The team — shrimp expert Dr S Prakash, PhD scholar K Kunjulakshmi, and Mangaluru-based researcher Maclean Antony Santos — combined field surveys, ecological assessments and DNA analysis to identify the elusive species. Their findings, published in Zootaxa, resolve decades of taxonomic confusion stemming from a 1951 report that misidentified the species as Atyopsis moluccensis without strong evidence.

The shrimp has now been confirmed at two locations: the Mulki–Pavanje estuary near Mangaluru and the Kuakhai River in Bhubaneswar. Historical specimens from the Andaman Islands, previously labelled as A. moluccensis, were also found to be misidentified and actually belong to A. spinipes.

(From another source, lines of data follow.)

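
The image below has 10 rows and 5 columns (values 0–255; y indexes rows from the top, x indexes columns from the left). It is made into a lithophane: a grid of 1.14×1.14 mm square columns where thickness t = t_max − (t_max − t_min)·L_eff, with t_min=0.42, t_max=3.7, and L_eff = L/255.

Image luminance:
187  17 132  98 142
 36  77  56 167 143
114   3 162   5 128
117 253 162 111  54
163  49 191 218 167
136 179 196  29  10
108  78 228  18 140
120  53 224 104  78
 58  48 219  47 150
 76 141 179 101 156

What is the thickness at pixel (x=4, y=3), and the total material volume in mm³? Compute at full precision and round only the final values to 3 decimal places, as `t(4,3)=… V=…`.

span = t_max - t_min = 3.7 - 0.42 = 3.280
L(4,3) = 54, L_eff = 54/255 = 0.211765
t(4,3) = 3.7 - 3.280·0.211765 = 3.005
Σt over all 10·5 pixels = 701479/6375 ≈ 110.0359216
V = pitch²·Σt = 1.14²·701479/6375 = 143.003

t(4,3)=3.005 V=143.003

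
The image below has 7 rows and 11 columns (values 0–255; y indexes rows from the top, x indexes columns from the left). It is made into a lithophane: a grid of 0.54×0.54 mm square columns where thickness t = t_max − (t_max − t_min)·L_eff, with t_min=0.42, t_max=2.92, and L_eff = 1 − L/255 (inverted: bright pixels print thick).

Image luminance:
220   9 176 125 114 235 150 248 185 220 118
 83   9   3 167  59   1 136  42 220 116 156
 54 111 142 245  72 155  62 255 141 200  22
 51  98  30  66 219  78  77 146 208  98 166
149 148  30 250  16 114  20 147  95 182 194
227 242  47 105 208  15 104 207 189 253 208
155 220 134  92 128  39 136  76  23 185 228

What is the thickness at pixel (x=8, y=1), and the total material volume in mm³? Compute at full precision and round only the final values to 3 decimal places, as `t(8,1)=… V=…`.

span = t_max - t_min = 2.92 - 0.42 = 2.500
L(8,1) = 220, L_eff = 1 - 220/255 = 0.137255 (inverted)
t(8,1) = 2.92 - 2.500·0.137255 = 2.577
Σt over all 7·11 pixels = 333817/2550 ≈ 130.9086275
V = pitch²·Σt = 0.54²·333817/2550 = 38.173

t(8,1)=2.577 V=38.173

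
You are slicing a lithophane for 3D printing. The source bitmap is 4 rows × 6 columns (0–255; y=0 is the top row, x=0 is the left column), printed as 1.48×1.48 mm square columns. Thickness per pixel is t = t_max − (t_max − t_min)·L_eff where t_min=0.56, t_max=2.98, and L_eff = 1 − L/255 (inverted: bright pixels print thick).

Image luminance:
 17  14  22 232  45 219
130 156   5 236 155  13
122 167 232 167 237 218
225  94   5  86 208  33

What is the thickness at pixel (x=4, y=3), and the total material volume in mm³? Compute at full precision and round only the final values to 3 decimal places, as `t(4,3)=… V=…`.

t(4,3)=2.534 V=92.591

span = t_max - t_min = 2.98 - 0.56 = 2.420
L(4,3) = 208, L_eff = 1 - 208/255 = 0.184314 (inverted)
t(4,3) = 2.98 - 2.420·0.184314 = 2.534
Σt over all 4·6 pixels = 269479/6375 ≈ 42.2712157
V = pitch²·Σt = 1.48²·269479/6375 = 92.591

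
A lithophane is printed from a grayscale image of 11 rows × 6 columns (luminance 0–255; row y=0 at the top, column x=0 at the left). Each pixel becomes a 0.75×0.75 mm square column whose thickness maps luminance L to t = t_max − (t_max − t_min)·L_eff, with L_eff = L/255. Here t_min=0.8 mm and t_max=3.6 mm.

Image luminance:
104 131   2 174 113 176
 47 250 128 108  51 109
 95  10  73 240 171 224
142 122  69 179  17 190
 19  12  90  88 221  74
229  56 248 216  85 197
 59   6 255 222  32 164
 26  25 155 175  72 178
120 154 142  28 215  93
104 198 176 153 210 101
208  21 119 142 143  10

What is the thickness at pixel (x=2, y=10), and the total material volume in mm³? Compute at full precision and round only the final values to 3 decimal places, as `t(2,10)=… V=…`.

span = t_max - t_min = 3.6 - 0.8 = 2.800
L(2,10) = 119, L_eff = 119/255 = 0.466667
t(2,10) = 3.6 - 2.800·0.466667 = 2.293
Σt over all 11·6 pixels = 62872/425 ≈ 147.9341176
V = pitch²·Σt = 0.75²·62872/425 = 83.213

t(2,10)=2.293 V=83.213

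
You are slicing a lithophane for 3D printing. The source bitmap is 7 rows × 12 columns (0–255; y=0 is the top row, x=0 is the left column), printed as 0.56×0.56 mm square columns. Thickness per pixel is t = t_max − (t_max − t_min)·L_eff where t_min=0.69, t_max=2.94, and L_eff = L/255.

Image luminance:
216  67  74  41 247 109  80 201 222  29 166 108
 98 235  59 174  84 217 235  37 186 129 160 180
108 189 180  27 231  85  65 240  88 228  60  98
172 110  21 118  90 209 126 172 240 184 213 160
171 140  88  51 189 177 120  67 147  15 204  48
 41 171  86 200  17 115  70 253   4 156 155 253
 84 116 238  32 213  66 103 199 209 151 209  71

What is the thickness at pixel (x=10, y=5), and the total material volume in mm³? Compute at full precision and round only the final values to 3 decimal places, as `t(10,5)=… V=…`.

t(10,5)=1.572 V=45.910

span = t_max - t_min = 2.94 - 0.69 = 2.250
L(10,5) = 155, L_eff = 155/255 = 0.607843
t(10,5) = 2.94 - 2.250·0.607843 = 1.572
Σt over all 7·12 pixels = 248877/1700 ≈ 146.3982353
V = pitch²·Σt = 0.56²·248877/1700 = 45.910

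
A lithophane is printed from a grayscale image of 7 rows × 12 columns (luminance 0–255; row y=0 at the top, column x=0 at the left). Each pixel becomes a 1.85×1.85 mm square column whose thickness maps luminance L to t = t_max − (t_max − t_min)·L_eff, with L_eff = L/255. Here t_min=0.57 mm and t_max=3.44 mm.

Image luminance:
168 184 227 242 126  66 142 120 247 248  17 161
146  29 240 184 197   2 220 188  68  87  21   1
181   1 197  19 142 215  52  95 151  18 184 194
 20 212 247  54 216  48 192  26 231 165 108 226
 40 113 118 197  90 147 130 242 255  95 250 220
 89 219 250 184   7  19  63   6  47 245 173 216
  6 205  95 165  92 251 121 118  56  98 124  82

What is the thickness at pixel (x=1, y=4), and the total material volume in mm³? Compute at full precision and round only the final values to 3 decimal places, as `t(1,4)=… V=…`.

t(1,4)=2.168 V=551.649

span = t_max - t_min = 3.44 - 0.57 = 2.870
L(1,4) = 113, L_eff = 113/255 = 0.443137
t(1,4) = 3.44 - 2.870·0.443137 = 2.168
Σt over all 7·12 pixels = 4110169/25500 ≈ 161.1830980
V = pitch²·Σt = 1.85²·4110169/25500 = 551.649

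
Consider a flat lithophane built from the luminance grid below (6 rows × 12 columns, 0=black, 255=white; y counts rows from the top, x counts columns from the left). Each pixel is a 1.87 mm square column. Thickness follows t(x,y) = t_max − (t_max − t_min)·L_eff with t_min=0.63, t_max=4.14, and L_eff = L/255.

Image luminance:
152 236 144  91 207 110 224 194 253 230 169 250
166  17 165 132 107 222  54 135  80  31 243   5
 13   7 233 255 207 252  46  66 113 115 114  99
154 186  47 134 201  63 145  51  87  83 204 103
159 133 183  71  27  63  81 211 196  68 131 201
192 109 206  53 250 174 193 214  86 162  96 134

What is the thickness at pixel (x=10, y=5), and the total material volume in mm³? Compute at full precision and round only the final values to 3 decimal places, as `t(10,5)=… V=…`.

t(10,5)=2.819 V=561.596

span = t_max - t_min = 4.14 - 0.63 = 3.510
L(10,5) = 96, L_eff = 96/255 = 0.376471
t(10,5) = 4.14 - 3.510·0.376471 = 2.819
Σt over all 6·12 pixels = 341271/2125 ≈ 160.5981176
V = pitch²·Σt = 1.87²·341271/2125 = 561.596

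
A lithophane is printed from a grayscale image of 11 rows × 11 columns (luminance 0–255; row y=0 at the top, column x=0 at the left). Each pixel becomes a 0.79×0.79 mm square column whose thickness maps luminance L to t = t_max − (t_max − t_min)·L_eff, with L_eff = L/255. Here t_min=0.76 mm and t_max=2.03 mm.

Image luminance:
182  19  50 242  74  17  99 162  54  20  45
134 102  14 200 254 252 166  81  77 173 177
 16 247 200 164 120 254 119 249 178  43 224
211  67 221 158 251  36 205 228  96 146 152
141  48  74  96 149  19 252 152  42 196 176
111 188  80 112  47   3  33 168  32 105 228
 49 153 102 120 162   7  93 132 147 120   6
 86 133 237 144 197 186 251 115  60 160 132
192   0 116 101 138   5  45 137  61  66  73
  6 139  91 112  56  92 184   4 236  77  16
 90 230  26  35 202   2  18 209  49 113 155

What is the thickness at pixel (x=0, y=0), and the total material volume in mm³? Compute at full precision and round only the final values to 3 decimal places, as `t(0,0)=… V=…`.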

The rediscovery began after an aquarium hobbyist in Odisha spotted a shrimp in 2022, prompting systematic surveys across Udupi, Karwar and Mangaluru. Four female specimens were collected in Mulki and one in Odisha, all genetically matching.

Researchers warn the species may exist in very small, vulnerable populations as freshwater habitats face increasing pressure from pollution, sand mining and infrastructure development. All verified specimens have been deposited with the Zoological Survey of India for future reference.